Luxury advertising is rapidly shifting towards digital media, led by luxury hospitality brands. About 50% of luxury hospitality advertising will be digital this year, up from 47% in 2017, according to Zenith’s Luxury Advertising Expenditure Forecasts 2018, published today. Across all luxury brands, 33% of advertising will be digital this year, up from 30% in 2017.
According to the report, digital advertising is now responsible for almost all the growth in luxury adspend. Zenith forecasts luxury advertising in digital media to grow by US$886m between 2017 and 2019. Meanwhile television advertising will grow by US$27m, cinema advertising will grow by US$21m, and radio advertising will grow by US$2m.
Luxury advertising in newspapers, magazines and outdoor advertising will shrink by US$305m in total, so there will be a net increase of US$631m in luxury adspend between 2017 and 2019. By 2019 Zentih forecast that digital advertising will account for 35% of total luxury adspend.
Hospitality is substantially ahead of the other luxury sub-categories in its commitment to digital adspend. Consumers in the luxury hospitality category now do most of their research and purchasing online, so brands have shifted their budgets to digital accordingly. Consumers of other types of luxury goods are much more likely to make their final purchase after trying them in person. Zenith forecasts that luxury automobile brands will spend 39% of their ad budgets on digital advertising in 2018, followed by watches & jewellery brands (28%), fragrances & beauty (27%) and fashion & accessories (13%).
Luxury brands slow to adopt digital
Luxury brands have been slower to adopt digital advertising than most brands. Across the 23 markets included in the report, advertisers in all categories spent 39% of their budgets on digital advertising in 2017, compared to luxury’s 30%, and the report says it is expected to spend 42% this year, compared to luxury’s 33%.
Luxury brands have historically been sceptical of the value of the digital environment for conveying their brand values, with its limited ad formats, crowded pages and often poor-quality content. However, the environment has been improved by better ad formats and more high-quality content such as premium video, while programmatic private marketplaces, preferred deals and programmatic guaranteed deals all help brands pick the right content for their messages to appear in.
Total spend to rise
Zenith also says that it expects total luxury adspend to rise 2.4% in 2018 and 2.8% in 2019, below the growth rate of advertising in general. In the 23 markets included in this report, it expects adspend across all categories to grow by 4.2% in 2018 and 3.6% in 2019. Some luxury advertisers are struggling to adapt to the preferences of younger consumers, who often value experiences over material luxuries. Meanwhile, the continued decline of print consumption poses a particular challenge for high-end luxury brands, which still rely heavily on magazines to communicate their brand values.
The report divides luxury goods into two types – high luxury (watches & jewellery and fashion & accessories) and broad luxury (luxury automobiles, fragrances & beauty and luxury hospitality). High luxury brands are more exclusive and iconic, and advertise in prestigious media with limited reach, spending 57% of their budgets on magazine advertising in 2017. This proportion is falling, but slowly.

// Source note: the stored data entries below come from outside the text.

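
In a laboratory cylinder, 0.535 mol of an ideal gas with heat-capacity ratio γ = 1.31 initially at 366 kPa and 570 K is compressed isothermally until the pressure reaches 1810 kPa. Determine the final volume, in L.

V₁ = nRT₁/P₁ = 0.535×8.314×570/366 = 6.93 L.
Isothermal: T stays 570 K; PV = const ⇒ V₂ = 1.40 L, P₂ = 1810 kPa.

1.40 L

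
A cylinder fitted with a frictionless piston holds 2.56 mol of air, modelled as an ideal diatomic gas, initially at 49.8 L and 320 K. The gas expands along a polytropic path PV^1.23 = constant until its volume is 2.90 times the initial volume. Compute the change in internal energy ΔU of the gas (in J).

P₁ = nRT₁/V₁ = 2.56×8.314×320/49.8 = 137 kPa.
Polytropic n=1.23: T₂ = T₁(V₁/V₂)^(n−1) = 320×(0.345)^0.23 = 250 K; P₂ = P₁(V₁/V₂)^n = 36.9 kPa.
For an ideal gas ΔU = nCvΔT with Cv = (5/2)R = 20.8 J/(mol·K).
ΔU = 2.56×20.8×(250−320) = -3700 J.

-3700 J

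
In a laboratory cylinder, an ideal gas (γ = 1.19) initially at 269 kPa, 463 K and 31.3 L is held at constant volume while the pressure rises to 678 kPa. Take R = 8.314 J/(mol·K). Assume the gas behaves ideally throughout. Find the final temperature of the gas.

Isochoric: V stays 31.3 L; P/T = const ⇒ T₂ = 1170 K, P₂ = 678 kPa.

1170 K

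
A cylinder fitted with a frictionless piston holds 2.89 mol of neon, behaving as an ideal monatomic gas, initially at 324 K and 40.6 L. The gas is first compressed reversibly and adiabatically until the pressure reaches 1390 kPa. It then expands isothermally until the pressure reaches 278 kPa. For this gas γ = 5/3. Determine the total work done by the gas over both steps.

13600 J

P₁ = nRT₁/V₁ = 2.89×8.314×324/40.6 = 192 kPa.
Step 1 — Adiabatic: T₂/T₁ = (P₂/P₁)^((γ−1)/γ) ⇒ T₂ = 324×(7.25)^0.400 = 716 K; V₂ = 12.4 L.
ΔU = nCvΔT = 2.89×12.5×(716−324) = 14100 J.
Q = 0 for an adiabatic process, so W = −ΔU = -14100 J.
State after step 1: P = 1390 kPa, V = 12.4 L, T = 716 K.
Step 2 — Isothermal: T stays 716 K; PV = const ⇒ V₂ = 61.8 L, P₂ = 278 kPa.
ΔU = 0 (ideal gas, T constant).
W = nRT ln(V₂/V₁) = 2.89×8.314×716×ln(5.00) = 27700 J.
Q = ΔU + W = 27700 J.
Net over both steps: W = 13600 J, Q = 27700 J, ΔU = 14100 J.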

As such, Zenith expects 55% of high luxury adspend to go to magazines in 2019. Broad luxury brands target a wider range of consumers with mass-media advertisers, and spent 41% of their budgets on television in 2017, more than any other medium.
The largest market for luxury advertising is the US, by some distance, followed by China. Luxury brands spent US$5.2bn advertising in the US in 2017, and US$2.1bn in China. These two markets accounted for 61% of luxury adspend across the 23 markets included in the report that year.

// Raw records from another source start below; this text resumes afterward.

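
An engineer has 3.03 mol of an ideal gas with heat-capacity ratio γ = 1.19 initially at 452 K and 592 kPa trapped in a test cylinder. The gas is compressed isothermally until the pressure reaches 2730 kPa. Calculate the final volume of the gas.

V₁ = nRT₁/P₁ = 3.03×8.314×452/592 = 19.2 L.
Isothermal: T stays 452 K; PV = const ⇒ V₂ = 4.17 L, P₂ = 2730 kPa.

4.17 L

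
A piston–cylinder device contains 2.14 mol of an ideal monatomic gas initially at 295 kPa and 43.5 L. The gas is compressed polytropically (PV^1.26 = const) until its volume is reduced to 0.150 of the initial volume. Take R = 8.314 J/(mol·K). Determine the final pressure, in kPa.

3220 kPa

T₁ = P₁V₁/(nR) = 295×43.5/(2.14×8.314) = 721 K.
Polytropic n=1.26: T₂ = T₁(V₁/V₂)^(n−1) = 721×(6.67)^0.26 = 1180 K; P₂ = P₁(V₁/V₂)^n = 3220 kPa.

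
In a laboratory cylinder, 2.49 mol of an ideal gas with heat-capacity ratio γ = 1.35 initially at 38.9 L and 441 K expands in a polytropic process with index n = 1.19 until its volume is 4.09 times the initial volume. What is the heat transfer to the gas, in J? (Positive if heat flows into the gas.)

P₁ = nRT₁/V₁ = 2.49×8.314×441/38.9 = 235 kPa.
Polytropic n=1.19: T₂ = T₁(V₁/V₂)^(n−1) = 441×(0.244)^0.19 = 337 K; P₂ = P₁(V₁/V₂)^n = 43.9 kPa.
W = (P₁V₁−P₂V₂)/(n−1) = (235×38.9−43.9×159)/0.19 = 11300 J.
ΔU = nCvΔT = 2.49×23.8×(337−441) = -6120 J.
Q = ΔU + W = 5160 J.

5160 J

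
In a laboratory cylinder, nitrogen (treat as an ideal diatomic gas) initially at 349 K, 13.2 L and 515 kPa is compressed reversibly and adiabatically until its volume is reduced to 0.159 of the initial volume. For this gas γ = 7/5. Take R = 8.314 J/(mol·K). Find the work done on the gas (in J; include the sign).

18500 J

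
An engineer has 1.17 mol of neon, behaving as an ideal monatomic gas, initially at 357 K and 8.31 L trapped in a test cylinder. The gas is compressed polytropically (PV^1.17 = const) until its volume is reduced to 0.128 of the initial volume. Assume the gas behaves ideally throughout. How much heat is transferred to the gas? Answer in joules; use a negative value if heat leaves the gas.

P₁ = nRT₁/V₁ = 1.17×8.314×357/8.31 = 418 kPa.
Polytropic n=1.17: T₂ = T₁(V₁/V₂)^(n−1) = 357×(7.81)^0.17 = 506 K; P₂ = P₁(V₁/V₂)^n = 4630 kPa.
W = (P₁V₁−P₂V₂)/(n−1) = (418×8.31−4630×1.06)/0.17 = -8550 J.
ΔU = nCvΔT = 1.17×12.5×(506−357) = 2180 J.
Q = ΔU + W = -6370 J.

-6370 J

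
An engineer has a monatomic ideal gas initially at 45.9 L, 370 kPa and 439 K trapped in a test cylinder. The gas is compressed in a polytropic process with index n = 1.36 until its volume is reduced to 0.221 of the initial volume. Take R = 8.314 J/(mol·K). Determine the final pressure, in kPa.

2880 kPa

Polytropic n=1.36: T₂ = T₁(V₁/V₂)^(n−1) = 439×(4.52)^0.36 = 756 K; P₂ = P₁(V₁/V₂)^n = 2880 kPa.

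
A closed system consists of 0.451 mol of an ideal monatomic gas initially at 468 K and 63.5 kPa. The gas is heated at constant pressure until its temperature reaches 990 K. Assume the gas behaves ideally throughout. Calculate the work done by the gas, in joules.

V₁ = nRT₁/P₁ = 0.451×8.314×468/63.5 = 27.6 L.
Isobaric: P stays 63.5 kPa; V/T = const ⇒ T₂ = 990 K, V₂ = 58.5 L.
W = PΔV = 63.5×(58.5−27.6) kPa·L = 1960 J.

1960 J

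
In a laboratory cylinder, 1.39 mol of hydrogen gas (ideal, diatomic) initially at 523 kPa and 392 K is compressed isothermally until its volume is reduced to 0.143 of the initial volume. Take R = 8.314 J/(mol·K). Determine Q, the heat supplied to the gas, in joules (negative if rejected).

-8810 J

V₁ = nRT₁/P₁ = 1.39×8.314×392/523 = 8.66 L.
Isothermal: T stays 392 K; PV = const ⇒ V₂ = 1.24 L, P₂ = 3660 kPa.
ΔU = 0 (ideal gas, T constant).
W = nRT ln(V₂/V₁) = 1.39×8.314×392×ln(0.143) = -8810 J.
Q = ΔU + W = -8810 J.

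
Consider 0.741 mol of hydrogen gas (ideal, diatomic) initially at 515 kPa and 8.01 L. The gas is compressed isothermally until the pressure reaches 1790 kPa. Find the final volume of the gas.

2.30 L

T₁ = P₁V₁/(nR) = 515×8.01/(0.741×8.314) = 670 K.
Isothermal: T stays 670 K; PV = const ⇒ V₂ = 2.30 L, P₂ = 1790 kPa.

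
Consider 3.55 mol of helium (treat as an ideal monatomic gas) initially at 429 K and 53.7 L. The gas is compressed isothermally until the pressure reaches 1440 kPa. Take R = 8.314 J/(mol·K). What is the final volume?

8.79 L

P₁ = nRT₁/V₁ = 3.55×8.314×429/53.7 = 236 kPa.
Isothermal: T stays 429 K; PV = const ⇒ V₂ = 8.79 L, P₂ = 1440 kPa.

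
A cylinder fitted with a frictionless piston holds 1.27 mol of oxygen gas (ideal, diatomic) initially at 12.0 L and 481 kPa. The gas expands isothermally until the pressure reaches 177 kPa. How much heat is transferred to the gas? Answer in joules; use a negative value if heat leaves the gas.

5770 J

T₁ = P₁V₁/(nR) = 481×12.0/(1.27×8.314) = 547 K.
Isothermal: T stays 547 K; PV = const ⇒ V₂ = 32.6 L, P₂ = 177 kPa.
ΔU = 0 (ideal gas, T constant).
W = nRT ln(V₂/V₁) = 1.27×8.314×547×ln(2.72) = 5770 J.
Q = ΔU + W = 5770 J.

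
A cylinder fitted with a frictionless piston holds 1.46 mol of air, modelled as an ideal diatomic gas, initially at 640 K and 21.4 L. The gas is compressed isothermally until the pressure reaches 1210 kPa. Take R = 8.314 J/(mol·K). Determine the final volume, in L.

6.42 L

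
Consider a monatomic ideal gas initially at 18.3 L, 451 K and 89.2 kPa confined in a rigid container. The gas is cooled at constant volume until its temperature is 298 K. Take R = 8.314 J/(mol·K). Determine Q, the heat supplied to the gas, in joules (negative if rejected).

n = P₁V₁/(RT₁) = 89.2×18.3/(8.314×451) = 0.435 mol.
Isochoric: V stays 18.3 L; P/T = const ⇒ T₂ = 298 K, P₂ = 58.9 kPa.
W = 0 (no volume change).
ΔU = nCvΔT = 0.435×12.5×(298−451) = -831 J.
Q = ΔU = -831 J.

-831 J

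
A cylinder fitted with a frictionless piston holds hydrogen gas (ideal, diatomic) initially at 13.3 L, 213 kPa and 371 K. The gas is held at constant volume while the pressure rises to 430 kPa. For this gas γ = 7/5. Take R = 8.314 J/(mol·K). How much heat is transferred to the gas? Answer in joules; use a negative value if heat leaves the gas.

n = P₁V₁/(RT₁) = 213×13.3/(8.314×371) = 0.918 mol.
Isochoric: V stays 13.3 L; P/T = const ⇒ T₂ = 749 K, P₂ = 430 kPa.
W = 0 (no volume change).
ΔU = nCvΔT = 0.918×20.8×(749−371) = 7220 J.
Q = ΔU = 7220 J.

7220 J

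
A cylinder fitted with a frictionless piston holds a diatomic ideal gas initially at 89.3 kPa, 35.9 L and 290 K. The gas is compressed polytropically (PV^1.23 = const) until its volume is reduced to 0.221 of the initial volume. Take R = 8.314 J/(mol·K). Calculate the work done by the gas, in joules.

-5790 J

n = P₁V₁/(RT₁) = 89.3×35.9/(8.314×290) = 1.33 mol.
Polytropic n=1.23: T₂ = T₁(V₁/V₂)^(n−1) = 290×(4.52)^0.23 = 410 K; P₂ = P₁(V₁/V₂)^n = 572 kPa.
W = (P₁V₁−P₂V₂)/(n−1) = (89.3×35.9−572×7.93)/0.23 = -5790 J.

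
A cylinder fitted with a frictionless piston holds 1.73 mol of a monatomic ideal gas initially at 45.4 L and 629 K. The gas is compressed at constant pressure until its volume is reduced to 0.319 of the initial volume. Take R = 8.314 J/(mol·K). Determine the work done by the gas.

-6160 J

P₁ = nRT₁/V₁ = 1.73×8.314×629/45.4 = 199 kPa.
Isobaric: P stays 199 kPa; V/T = const ⇒ T₂ = 201 K, V₂ = 14.5 L.
W = PΔV = 199×(14.5−45.4) kPa·L = -6160 J.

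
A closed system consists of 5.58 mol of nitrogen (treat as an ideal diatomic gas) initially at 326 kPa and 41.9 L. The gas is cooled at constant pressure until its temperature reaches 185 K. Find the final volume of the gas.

T₁ = P₁V₁/(nR) = 326×41.9/(5.58×8.314) = 294 K.
Isobaric: P stays 326 kPa; V/T = const ⇒ T₂ = 185 K, V₂ = 26.3 L.

26.3 L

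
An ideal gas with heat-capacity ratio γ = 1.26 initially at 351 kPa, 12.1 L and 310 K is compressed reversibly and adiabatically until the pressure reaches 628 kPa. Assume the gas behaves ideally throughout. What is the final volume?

Adiabatic: T₂/T₁ = (P₂/P₁)^((γ−1)/γ) ⇒ T₂ = 310×(1.79)^0.206 = 350 K; V₂ = 7.63 L.

7.63 L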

China is the most advanced digital market for luxury advertisers, and its lead is increasing. 53% of luxury adspend in China was digital in 2017, and we expect this proportion to rise to 68% by 2019. This rapid shift to digital is being fuelled by luxury brands’ embrace of e-commerce, selling their products directly on platforms like Alibaba’s Tmall, participating in the Singles Day shopping event, and forming partnerships with popular Chinese influencers.
“After a relatively slow start, luxury advertisers are now committing to the digital future, led by luxury hospitality brands,” said Jonathan Barnard, head of forecasting at Zenith. “Luxury brands face unique challenges online, such as the need to maintain exclusive brand values while communicating with potential customers at scale. By using personalised digital communications and high-quality e-commerce experiences, luxury brands can generate new sales while preserving their exclusive appeal.”

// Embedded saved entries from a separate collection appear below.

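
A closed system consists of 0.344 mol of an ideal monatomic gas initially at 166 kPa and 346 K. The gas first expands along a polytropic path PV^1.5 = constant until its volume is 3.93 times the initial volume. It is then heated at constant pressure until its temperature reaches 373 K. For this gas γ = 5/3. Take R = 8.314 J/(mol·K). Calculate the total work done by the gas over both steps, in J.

1550 J

V₁ = nRT₁/P₁ = 0.344×8.314×346/166 = 5.96 L.
Step 1 — Polytropic n=1.5: T₂ = T₁(V₁/V₂)^(n−1) = 346×(0.254)^0.50 = 175 K; P₂ = P₁(V₁/V₂)^n = 21.3 kPa.
W = (P₁V₁−P₂V₂)/(n−1) = (166×5.96−21.3×23.4)/0.50 = 981 J.
ΔU = nCvΔT = 0.344×12.5×(175−346) = -736 J.
Q = ΔU + W = 245 J.
State after step 1: P = 21.3 kPa, V = 23.4 L, T = 175 K.
Step 2 — Isobaric: P stays 21.3 kPa; V/T = const ⇒ T₂ = 373 K, V₂ = 50.1 L.
W = PΔV = 21.3×(50.1−23.4) kPa·L = 568 J.
ΔU = nCvΔT = 0.344×12.5×(373−175) = 851 J.
Q = ΔU + W = nCpΔT = 1420 J.
Net over both steps: W = 1550 J, Q = 1660 J, ΔU = 116 J.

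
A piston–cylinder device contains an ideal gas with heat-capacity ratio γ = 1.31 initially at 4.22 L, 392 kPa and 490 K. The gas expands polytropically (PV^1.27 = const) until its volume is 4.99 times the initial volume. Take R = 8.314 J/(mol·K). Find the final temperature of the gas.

317 K

Polytropic n=1.27: T₂ = T₁(V₁/V₂)^(n−1) = 490×(0.200)^0.27 = 317 K; P₂ = P₁(V₁/V₂)^n = 50.9 kPa.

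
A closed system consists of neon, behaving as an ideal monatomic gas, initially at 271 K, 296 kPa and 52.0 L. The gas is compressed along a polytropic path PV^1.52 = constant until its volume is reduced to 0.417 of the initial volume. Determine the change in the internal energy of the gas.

n = P₁V₁/(RT₁) = 296×52.0/(8.314×271) = 6.83 mol.
Polytropic n=1.52: T₂ = T₁(V₁/V₂)^(n−1) = 271×(2.40)^0.52 = 427 K; P₂ = P₁(V₁/V₂)^n = 1120 kPa.
For an ideal gas ΔU = nCvΔT with Cv = (3/2)R = 12.5 J/(mol·K).
ΔU = 6.83×12.5×(427−271) = 13300 J.

13300 J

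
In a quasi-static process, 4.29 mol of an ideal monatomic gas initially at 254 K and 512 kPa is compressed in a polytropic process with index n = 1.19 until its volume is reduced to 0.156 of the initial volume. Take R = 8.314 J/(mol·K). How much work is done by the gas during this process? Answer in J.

V₁ = nRT₁/P₁ = 4.29×8.314×254/512 = 17.7 L.
Polytropic n=1.19: T₂ = T₁(V₁/V₂)^(n−1) = 254×(6.41)^0.19 = 362 K; P₂ = P₁(V₁/V₂)^n = 4670 kPa.
W = (P₁V₁−P₂V₂)/(n−1) = (512×17.7−4670×2.76)/0.19 = -20200 J.

-20200 J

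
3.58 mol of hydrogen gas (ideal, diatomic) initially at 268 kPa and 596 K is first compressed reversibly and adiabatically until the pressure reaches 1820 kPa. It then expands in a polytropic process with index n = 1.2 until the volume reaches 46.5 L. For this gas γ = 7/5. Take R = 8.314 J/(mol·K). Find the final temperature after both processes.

V₁ = nRT₁/P₁ = 3.58×8.314×596/268 = 66.2 L.
Step 1 — Adiabatic: T₂/T₁ = (P₂/P₁)^((γ−1)/γ) ⇒ T₂ = 596×(6.79)^0.286 = 1030 K; V₂ = 16.8 L.
ΔU = nCvΔT = 3.58×20.8×(1030−596) = 32300 J.
Q = 0 for an adiabatic process, so W = −ΔU = -32300 J.
State after step 1: P = 1820 kPa, V = 16.8 L, T = 1030 K.
Step 2 — Polytropic n=1.2: T₂ = T₁(V₁/V₂)^(n−1) = 1030×(0.362)^0.20 = 841 K; P₂ = P₁(V₁/V₂)^n = 538 kPa.
W = (P₁V₁−P₂V₂)/(n−1) = (1820×16.8−538×46.5)/0.20 = 28200 J.
ΔU = nCvΔT = 3.58×20.8×(841−1030) = -14100 J.
Q = ΔU + W = 14100 J.
Net over both steps: W = -4140 J, Q = 14100 J, ΔU = 18200 J.

841 K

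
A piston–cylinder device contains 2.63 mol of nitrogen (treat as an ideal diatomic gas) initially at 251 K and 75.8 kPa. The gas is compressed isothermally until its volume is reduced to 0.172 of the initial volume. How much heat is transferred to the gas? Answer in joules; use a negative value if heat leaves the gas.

V₁ = nRT₁/P₁ = 2.63×8.314×251/75.8 = 72.4 L.
Isothermal: T stays 251 K; PV = const ⇒ V₂ = 12.5 L, P₂ = 441 kPa.
ΔU = 0 (ideal gas, T constant).
W = nRT ln(V₂/V₁) = 2.63×8.314×251×ln(0.172) = -9660 J.
Q = ΔU + W = -9660 J.

-9660 J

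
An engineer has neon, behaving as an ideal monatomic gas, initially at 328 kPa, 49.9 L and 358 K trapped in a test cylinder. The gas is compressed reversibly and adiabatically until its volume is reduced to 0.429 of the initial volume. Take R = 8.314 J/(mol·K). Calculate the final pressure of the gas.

Adiabatic: TV^(γ−1) = const ⇒ T₂ = 358×(2.33)^0.667 = 629 K; PV^γ = const ⇒ P₂ = 1340 kPa.

1340 kPa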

This is the Zenith’s fourth annual edition of the Luxury Advertising Expenditure Forecasts, which examines expenditure on luxury advertising in 23 key luxury markets. The report focuses specifically on luxury advertising, together with the sub-categories of luxury automobiles, fragrances & beauty, fashion & accessories, watches & jewellery, and – new for this edition – luxury hospitality, which consists of high-end hotels, restaurants, bars and clubs.